Wie man es besser macht, zeigten die Gastgeber in der 36. Minute. Manuel Stiefler und Johannes Wurtz behinderten sich gegenseitig und schufen so Raum für Pascal Bieler. Dessen Hereingabe schob Wohlfahrt zum 2:1 ins kurze Eck. "Wir wussten, dass die rechte Seite eine Baustelle sein kann", sagte Trainer Jürgen Luginger, der auf den zuverlässigen rechten Verteidiger Martin Forkel (Muskelfaserriss) verzichten musste und zur Pause Moustapha Salifou für den angeschlagenen Ufuk Özbek brachte. Der Togolese lieferte einmal mehr im FCS-Trikot eine enttäuschende Leistung ab.

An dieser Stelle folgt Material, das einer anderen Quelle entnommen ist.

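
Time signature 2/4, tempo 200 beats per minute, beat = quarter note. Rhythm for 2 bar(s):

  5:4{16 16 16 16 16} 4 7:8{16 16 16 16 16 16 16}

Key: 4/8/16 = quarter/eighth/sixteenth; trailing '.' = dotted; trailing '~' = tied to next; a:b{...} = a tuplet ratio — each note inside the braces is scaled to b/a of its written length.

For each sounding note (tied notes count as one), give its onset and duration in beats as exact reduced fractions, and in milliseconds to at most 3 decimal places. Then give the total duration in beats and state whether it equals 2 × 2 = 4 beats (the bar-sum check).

1) 0.0ms=0b +60.0ms=1/5b
2) 60.0ms=1/5b +60.0ms=1/5b
3) 120.0ms=2/5b +60.0ms=1/5b
4) 180.0ms=3/5b +60.0ms=1/5b
5) 240.0ms=4/5b +60.0ms=1/5b
6) 300.0ms=1b +300.0ms=1b
7) 600.0ms=2b +85.714ms=2/7b
8) 685.714ms=16/7b +85.714ms=2/7b
9) 771.429ms=18/7b +85.714ms=2/7b
10) 857.143ms=20/7b +85.714ms=2/7b
11) 942.857ms=22/7b +85.714ms=2/7b
12) 1028.571ms=24/7b +85.714ms=2/7b
13) 1114.286ms=26/7b +85.714ms=2/7b
Σ=4b of 4 (200bpm 2/4) — PASS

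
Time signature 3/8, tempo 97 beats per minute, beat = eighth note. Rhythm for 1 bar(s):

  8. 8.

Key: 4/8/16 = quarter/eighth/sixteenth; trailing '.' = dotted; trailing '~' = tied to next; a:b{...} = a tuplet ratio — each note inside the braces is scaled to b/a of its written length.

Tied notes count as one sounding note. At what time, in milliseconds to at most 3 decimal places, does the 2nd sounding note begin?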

"Man kann die Niederlage jetzt nicht an einzelnen Spielern festmachen", stellte sich Luginger schützend vor seine Neuverpflichtung. Der FCS kam - trotz Salifou - zum Ausgleich. Wurtz war an der Strafraumgrenze gefoult worden. Eggert zirkelte den Freistoß über die Mauer ins linke Toreck - das 2:2 (64.) weckte bei den 800 mitgereisten FCS-Fans die Hoffnung auf ein glückliches Ende. Die Anzeigetafel war noch nicht umgesprungen, da lag der Ball wieder im FCS-Tor. Benjamin Hübner verlängerte eine Mintzel-Ecke. Am zweiten Pfosten wurde Janjic von Kruse allein gelassen und nagelte den Ball unhaltbar zum 3:2-Sieg ins Netz (65.). Danach spielte Wehen die Uhr runter.

Der FCS muss den Blick nun langsam nach unten richten. Acht Spieltage vor Schluss beträgt der Vorsprung auf Oberhausen, das den ersten Abstiegsplatz 18 belegt, nur noch sieben Punkte. Am Mittwoch tritt der FCS im Homburger Waldstadion um 18.30 Uhr im Achtelfinale des Saarlandpokals gegen Saarlandligist FSV Jägersburg an, am Samstag kommt Jahn Regensburg in den Ludwigspark.